As to the form of their “terrible death”, in broad strokes what R. Nachman, and the rabbinic tradition more generally, understood by the term “askera” is reflected in the Gemara Shabbat 33b which quotes a number of Sages in Yavne (including some quoted in the above Gemara in Yevamot) who describe it as starting in the intestines and then spreading to inflame the esophagus to the point of closure (as alluded to in Psalms 63:12), and thus is to be considered a punishment for lashon hara (or gossip.) The Midrash Tanchuma (Miketz 10:2) considers askera to be the most painful of all causes of death, and based on this the Hafetz Hayyim (Shemirat Halashon 1: 8:6) concludes that lashon hara is “the most serious sin of all.”

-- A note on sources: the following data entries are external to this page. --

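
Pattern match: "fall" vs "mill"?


Pattern of "fall": [0, 1, 2, 2]
Pattern of "mill": [0, 1, 2, 2]
Patterns match
Same pattern = Yes


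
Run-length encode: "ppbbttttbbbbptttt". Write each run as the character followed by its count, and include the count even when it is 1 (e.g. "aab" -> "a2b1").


String: "ppbbttttbbbbptttt"
Scanning for consecutive runs:
  'p' x 2
  'b' x 2
  't' x 4
  'b' x 4
  'p' x 1
  't' x 4
RLE = "p2b2t4b4p1t4"


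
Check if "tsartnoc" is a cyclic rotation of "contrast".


Word: "contrast", Candidate: "tsartnoc"
Method: check if candidate is substring of word+word
"contrastcontrast" contains "tsartnoc"? No
Is rotation = No


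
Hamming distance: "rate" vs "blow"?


Comparing character by character (same length = 4):
  Pos 0: 'r' vs 'b' !=
  Pos 1: 'a' vs 'l' !=
  Pos 2: 't' vs 'o' !=
  Pos 3: 'e' vs 'w' !=
Hamming distance = 4


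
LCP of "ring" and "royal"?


Word 1: "ring"
Word 2: "royal"
Comparing from start:
  Pos 0: 'r' == 'r'
  Pos 1: 'i' != 'o' (stop)
LCP = "r" (length 1)


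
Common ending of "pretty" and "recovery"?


Word 1: "pretty"
Word 2: "recovery"
Comparing from end:
  Pos -1: 'y' == 'y'
  Pos -2: 't' != 'r' (stop)
LCS = "y" (length 1)


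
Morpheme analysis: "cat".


Word: "cat"
Morphemes: cat
Each morpheme carries meaning
= 1 morpheme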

Centuries later, Rambam (Hil. Ta’aniyot 2:13) lists askera as an example of an infectious disease causing the death of a number of people in a single city, to be considered a communal affliction (tzarat tzibbur) that requires public fasting and sounding of the shofar. The Shulhan Arukh (OH 576:5) adopts the Rambam’s language verbatim. At the end of the 19th century the Mishnah Berurah similarly decrees a public fast day for askera which has spread to numerous individuals in a city, even if only one death has resulted. And in the early 20th Century the Arukh Hashulhan (OH 576:12) considered “the childhood disease known as diphtheria which is a form of askera that closes up the esophagus” to require a public fast day. In any case, if the askera from which R. Akiva’s students suffered was related to a suffocating disease such as diphtheria it would surely have resulted in what the Gemara calls “a terrible death.”

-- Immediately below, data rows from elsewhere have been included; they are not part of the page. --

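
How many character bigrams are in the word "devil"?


Word: "devil" (length 5)
Number of 2-grams = length - 2 + 1 = 5 - 2 + 1
= 4


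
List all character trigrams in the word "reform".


Word: "reform" (length 6)
Number of trigrams = 6 - 3 + 1 = 4
  Position 0: "ref"
  Position 1: "efo"
  Position 2: "for"
  Position 3: "orm"
Trigrams = "ref", "efo", "for", "orm"


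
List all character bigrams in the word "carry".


Word: "carry" (length 5)
Number of bigrams = 5 - 2 + 1 = 4
  Position 0: "ca"
  Position 1: "ar"
  Position 2: "rr"
  Position 3: "ry"
Bigrams = "ca", "ar", "rr", "ry"


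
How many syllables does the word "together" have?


Word: "together"
Syllable breakdown: to-geth-er
Counting: 3 parts
= 3 syllables


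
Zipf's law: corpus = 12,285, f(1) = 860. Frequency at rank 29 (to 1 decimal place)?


Zipf's law: f(r) = f(1) / r
f(1) = 860
f(29) = 860 / 29
= 29.7 occurrences


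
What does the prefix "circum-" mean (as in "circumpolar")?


Prefix: circum-
As in: circumpolar -> circum- + polar
Meaning = around


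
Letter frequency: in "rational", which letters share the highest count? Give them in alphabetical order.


Word: "rational"
Letter counts:
  'a': 2
  'i': 1
  'l': 1
  'n': 1
  'o': 1
  'r': 1
  't': 1
Maximum count = 2
Most frequent = 'a' (2 times each)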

There is one further question we can address. Is there any external historical evidence of such an epidemic in the 2nd century Middle East? One candidate would be the so-called Antonine Plague that ravaged large areas of the Roman Empire starting in 165 CE, as attested by the famed contemporary medical practitioner, Galen. The disease apparently started in the battle of Seleucia on the Tigris (in today’s Iraq), and was brought back to Rome by returning troops. One is tempted to identify this with the death of R. Akiva’s students in the generation following R. Akiva’s own death in 135 CE. The problem, however, is that such a notion is contradicted by the passage in Yevamot which reverses the order – by stating clearly that the students died in an early stage of R. Akiva’s career, after which he cultivated and taught a new, later generation of those who would become leading Tannaim. Thus, it is implausible to equate their askera with the later Antonine Plague that occurred some 30 years after R. Akiva’s death. Rather their epidemic would have to have been a localized outbreak which subsequent generations attributed to more specific spiritual and moral shortcomings.
In conclusion, the sad fate of so many of R. Akiva’s disciples at the hands of a terrible infectious disease in a period of Jewish history that was already so filled with pain, suffering, and death, and the response of their near contemporaries to somehow use that traumatic event as an opportunity for personal self-examination, should at the very least give us added reason to engage in our own modest heshbon hanefesh (introspection.) Doing so will allow us to reach the always salutary goal of achieving a higher level of moral sensitivity and respect for the well-being of our families, communities, countries, and humanity at large. As we face our own current challenges in dealing with this fearfully destructive world-wide pandemic, let us be inspired by the example of our forebears, to explore our own paths to abiding good health and longevity, as well as spiritual and moral growth, each in our own unique way.